The latter two are not necessarily reflected in the global temperature record at all.
Therefore to say
Global warming= Global temperature increase: alone (which I take to be your position) seems to miss two well understood communication points.
Also, as the annual global temperature is inherently variable, it will inevitably give rise to spurious and confused statements/headlines such as “global warming has stopped”.
To avoid this just refer to the Global temperature.
Kevin McKinney says
#74–Frank, isn’t this why the term ‘climate change’ is used instead of ‘global warming?’ “Climate” certainly already encompasses the parameters you are concerned about.
By contrast, disconnecting ‘warming’ from ‘temperature’ seems kind of perverse, in “words mean what I want to to mean” sort of way.
My two cents…
Kevin McKinney says
“to to” = “them to”
Sheesh.
sidd says
i think of global warming as a delta T of the surface temperature over some period in the industrial age.
as for the radiative imbalance thats more like a Qdot=dQ/dT
a heat flux, mebbe should be called global heating ?
i dont clearly see how to relate the two.
Qdot ought to be equal to the sum of the products of heat capacity and temperature rise of land, water, air, most of the heat goes into water. so if formally one writes
Qdot=C(mixed layer)*dT(mixed layer)/dt
the relevant temperature and heat capacity to use should be some average of C and T for the mixed layer of ocean rather than the surface temperature.
also, what is a Poe, please ? ought i reread Edgar Allen ?
sidd
Hank Roberts says
> warming expected of natural systems … in an interglacial period.
It was, and did happen. Here’s one source: http://www.globalwarmingart.com/wiki/Temperature_Gallery
Look at previous interglacials:
http://www.globalwarmingart.com/images/thumb/8/8f/Ice_Age_Temperature_Rev.png/350px-Ice_Age_Temperature_Rev.png
The pattern: a rapid warming to a short-lived peak, followed by a long slow decline.
Here’s ours:
http://www.globalwarmingart.com/images/thumb/b/bb/Holocene_Temperature_Variations_Rev.png/350px-Holocene_Temperature_Variations_Rev.png
Hank Roberts says
for sidd: https://duckduckgo.com/?q=blog+poe's+law
David B. Benson says
JimBrock @73 — At this time the orbital forcing is low so without anthropogenic influences it is possibel (in such an alternate universe) that this would be ythe descent into the next glacial. There is an earlier guest post by W.F. Ruddiman on this topic here at RealClimate.
Susan Anderson says
Poe, short version, parody …
Jim Eager says
Jim Brock @73, interglacial warming from peak Milankovitch insolation forcing and natural amplifying feedbacks peaked ~8000 years ago at what’s known as the Holocene Climate Optimum. Use that term as your search text string in Google Scholar to find the relevant literature. We’ve been in a long, slow decline ever since, with excursions both above and below the trend due to natural variability, of course.
See: http://www.globalwarmingart.com/images/b/bb/Holocene_Temperature_Variations_Rev.png
PKthinks says
I have noticed a trend towards talking about 20th century warming now being siginificant..(is this an attempt to lower the bar for 21stc warming?) and more emphasis on the trend over this period , when did anyone ever think there was a cooling trend?

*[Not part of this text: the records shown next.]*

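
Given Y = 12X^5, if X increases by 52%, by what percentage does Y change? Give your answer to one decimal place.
711.4%

For Y = 12X^5:
If X → X(1 + 0.52)
Then Y → Y · (1 + 0.52)^5
     ≈ Y · 8.1137

Percentage change = ((1 + 0.52)^5 − 1) × 100% ≈ 711.4%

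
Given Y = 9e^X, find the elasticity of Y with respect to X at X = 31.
Elasticity = 31

Elasticity = (dY/dX) · (X/Y)

dY/dX = 9·e^X
At X = 31: dY/dX = 9·e^31, Y = 9·e^31

Elasticity = (9·e^31) · (31 / (9·e^31)) = 31

Interpretation: for a small percentage change in X, the percentage change in Y is approximately 31.00 times as large.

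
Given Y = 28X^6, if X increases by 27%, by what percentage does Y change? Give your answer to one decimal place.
319.6%

For Y = 28X^6:
If X → X(1 + 0.27)
Then Y → Y · (1 + 0.27)^6
     ≈ Y · 4.1959

Percentage change = ((1 + 0.27)^6 − 1) × 100% ≈ 319.6%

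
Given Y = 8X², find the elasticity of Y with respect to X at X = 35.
Elasticity = 2

Elasticity = (dY/dX) · (X/Y)

dY/dX = 16·X
At X = 35: dY/dX = 560, Y = 9800

Elasticity = 560 · (35 / 9800) = 2

Interpretation: for a small percentage change in X, the percentage change in Y is approximately 2.00 times as large.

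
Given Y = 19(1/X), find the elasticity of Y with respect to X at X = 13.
Elasticity = -1

Elasticity = (dY/dX) · (X/Y)

dY/dX = -19/X²
At X = 13: dY/dX = -19/169, Y = 19/13

Elasticity = (-19/169) · (13 / (19/13)) = -1

Interpretation: for a small percentage change in X, the percentage change in Y is approximately -1.00 times as large.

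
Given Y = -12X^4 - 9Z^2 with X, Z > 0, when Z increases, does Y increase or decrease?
Y decreases

Taking the partial derivative:
∂Y/∂Z = -18Z

∂Y/∂Z = -18Z < 0 (assuming positive values)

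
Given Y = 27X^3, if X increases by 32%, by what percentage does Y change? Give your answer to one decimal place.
130.0%

For Y = 27X^3:
If X → X(1 + 0.32)
Then Y → Y · (1 + 0.32)^3
     ≈ Y · 2.3000

Percentage change = ((1 + 0.32)^3 − 1) × 100% ≈ 130.0%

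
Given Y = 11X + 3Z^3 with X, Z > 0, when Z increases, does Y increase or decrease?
Y increases

Taking the partial derivative:
∂Y/∂Z = 9Z^2

∂Y/∂Z = 9Z^2 > 0 (assuming positive values)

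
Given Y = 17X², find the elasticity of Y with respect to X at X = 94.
Elasticity = 2

Elasticity = (dY/dX) · (X/Y)

dY/dX = 34·X
At X = 94: dY/dX = 3196, Y = 150212

Elasticity = 3196 · (94 / 150212) = 2

Interpretation: for a small percentage change in X, the percentage change in Y is approximately 2.00 times as large.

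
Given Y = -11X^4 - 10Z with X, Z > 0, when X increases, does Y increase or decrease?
Y decreases

Taking the partial derivative:
∂Y/∂X = -44X^3

∂Y/∂X = -44X^3 < 0 (assuming positive values)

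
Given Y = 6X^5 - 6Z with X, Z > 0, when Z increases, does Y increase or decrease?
Y decreases

Taking the partial derivative:
∂Y/∂Z = -6

∂Y/∂Z = -6 < 0 (assuming positive values)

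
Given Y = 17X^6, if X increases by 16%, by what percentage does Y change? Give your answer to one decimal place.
143.6%

For Y = 17X^6:
If X → X(1 + 0.16)
Then Y → Y · (1 + 0.16)^6
     ≈ Y · 2.4364

Percentage change = ((1 + 0.16)^6 − 1) × 100% ≈ 143.6%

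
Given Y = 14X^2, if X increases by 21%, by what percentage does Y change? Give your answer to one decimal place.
46.4%

For Y = 14X^2:
If X → X(1 + 0.21)
Then Y → Y · (1 + 0.21)^2
     = Y · 1.4641

Percentage change = ((1 + 0.21)^2 − 1) × 100% ≈ 46.4%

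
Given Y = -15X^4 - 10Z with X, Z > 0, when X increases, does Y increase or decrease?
Y decreases

Taking the partial derivative:
∂Y/∂X = -60X^3

∂Y/∂X = -60X^3 < 0 (assuming positive values)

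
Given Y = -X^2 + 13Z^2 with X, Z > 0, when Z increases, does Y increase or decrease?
Y increases

Taking the partial derivative:
∂Y/∂Z = 26Z

∂Y/∂Z = 26Z > 0 (assuming positive values)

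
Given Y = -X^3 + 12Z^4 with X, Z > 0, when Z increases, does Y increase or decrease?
Y increases

Taking the partial derivative:
∂Y/∂Z = 48Z^3

∂Y/∂Z = 48Z^3 > 0 (assuming positive values)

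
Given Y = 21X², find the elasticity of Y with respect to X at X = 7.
Elasticity = 2

Elasticity = (dY/dX) · (X/Y)

dY/dX = 42·X
At X = 7: dY/dX = 294, Y = 1029

Elasticity = 294 · (7 / 1029) = 2

Interpretation: for a small percentage change in X, the percentage change in Y is approximately 2.00 times as large.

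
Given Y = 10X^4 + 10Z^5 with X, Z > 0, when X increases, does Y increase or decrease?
Y increases

Taking the partial derivative:
∂Y/∂X = 40X^3

∂Y/∂X = 40X^3 > 0 (assuming positive values)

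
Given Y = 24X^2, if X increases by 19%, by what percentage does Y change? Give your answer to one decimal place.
41.6%

For Y = 24X^2:
If X → X(1 + 0.19)
Then Y → Y · (1 + 0.19)^2
     = Y · 1.4161

Percentage change = ((1 + 0.19)^2 − 1) × 100% ≈ 41.6%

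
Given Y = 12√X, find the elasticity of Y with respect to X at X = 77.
Elasticity = 1/2

Elasticity = (dY/dX) · (X/Y)

dY/dX = 6/√X
At X = 77: dY/dX = 6·√77/77, Y = 12·√77

Elasticity = (6·√77/77) · (77 / (12·√77)) = 1/2

Interpretation: for a small percentage change in X, the percentage change in Y is approximately 0.50 times as large.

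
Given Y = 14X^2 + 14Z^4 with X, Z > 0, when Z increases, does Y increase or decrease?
Y increases

Taking the partial derivative:
∂Y/∂Z = 56Z^3

∂Y/∂Z = 56Z^3 > 0 (assuming positive values)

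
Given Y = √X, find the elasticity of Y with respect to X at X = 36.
Elasticity = 1/2

Elasticity = (dY/dX) · (X/Y)

dY/dX = 1/(2·√X)
At X = 36: dY/dX = 1/12, Y = 6

Elasticity = (1/12) · (36 / 6) = 1/2

Interpretation: for a small percentage change in X, the percentage change in Y is approximately 0.50 times as large.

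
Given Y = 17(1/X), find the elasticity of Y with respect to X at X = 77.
Elasticity = -1

Elasticity = (dY/dX) · (X/Y)

dY/dX = -17/X²
At X = 77: dY/dX = -17/5929, Y = 17/77

Elasticity = (-17/5929) · (77 / (17/77)) = -1

Interpretation: for a small percentage change in X, the percentage change in Y is approximately -1.00 times as large.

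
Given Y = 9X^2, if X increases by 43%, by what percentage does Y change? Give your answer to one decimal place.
104.5%

For Y = 9X^2:
If X → X(1 + 0.43)
Then Y → Y · (1 + 0.43)^2
     = Y · 2.0449

Percentage change = ((1 + 0.43)^2 − 1) × 100% ≈ 104.5%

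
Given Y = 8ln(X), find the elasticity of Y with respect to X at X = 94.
Elasticity = 1/ln(94) ≈ 0.2201

Elasticity = (dY/dX) · (X/Y)

dY/dX = 8/X
At X = 94: dY/dX = 4/47, Y = 8·ln(94)

Elasticity = (4/47) · (94 / (8·ln(94))) = 1/ln(94) ≈ 0.2201

Interpretation: for a small percentage change in X, the percentage change in Y is approximately 0.22 times as large.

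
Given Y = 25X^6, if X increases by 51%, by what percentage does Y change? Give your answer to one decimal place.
1085.4%

For Y = 25X^6:
If X → X(1 + 0.51)
Then Y → Y · (1 + 0.51)^6
     ≈ Y · 11.8539

Percentage change = ((1 + 0.51)^6 − 1) × 100% ≈ 1085.4%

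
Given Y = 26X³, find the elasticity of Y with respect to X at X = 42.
Elasticity = 3

Elasticity = (dY/dX) · (X/Y)

dY/dX = 78·X²
At X = 42: dY/dX = 137592, Y = 1926288

Elasticity = 137592 · (42 / 1926288) = 3

Interpretation: for a small percentage change in X, the percentage change in Y is approximately 3.00 times as large.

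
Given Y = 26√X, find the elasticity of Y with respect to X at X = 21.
Elasticity = 1/2

Elasticity = (dY/dX) · (X/Y)

dY/dX = 13/√X
At X = 21: dY/dX = 13·√21/21, Y = 26·√21

Elasticity = (13·√21/21) · (21 / (26·√21)) = 1/2

Interpretation: for a small percentage change in X, the percentage change in Y is approximately 0.50 times as large.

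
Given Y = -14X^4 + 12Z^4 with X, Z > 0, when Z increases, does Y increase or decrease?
Y increases

Taking the partial derivative:
∂Y/∂Z = 48Z^3

∂Y/∂Z = 48Z^3 > 0 (assuming positive values)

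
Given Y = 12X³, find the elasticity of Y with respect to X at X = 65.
Elasticity = 3

Elasticity = (dY/dX) · (X/Y)

dY/dX = 36·X²
At X = 65: dY/dX = 152100, Y = 3295500

Elasticity = 152100 · (65 / 3295500) = 3

Interpretation: for a small percentage change in X, the percentage change in Y is approximately 3.00 times as large.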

As attribution work is looking at longer timeframes apparrently
a)What is the consensus view on when anthrpogenic warming became detectable or significant tin the temperature record (considering the long cool period mid 20th century and co2 curve) does significant imply AGW began in 1900??
b)Accepting the normal period as previously defined 1961-90 does Hadcrut 4 change the baseline?
c)Is the test period not more directly related to the models/predictions in the 21st century?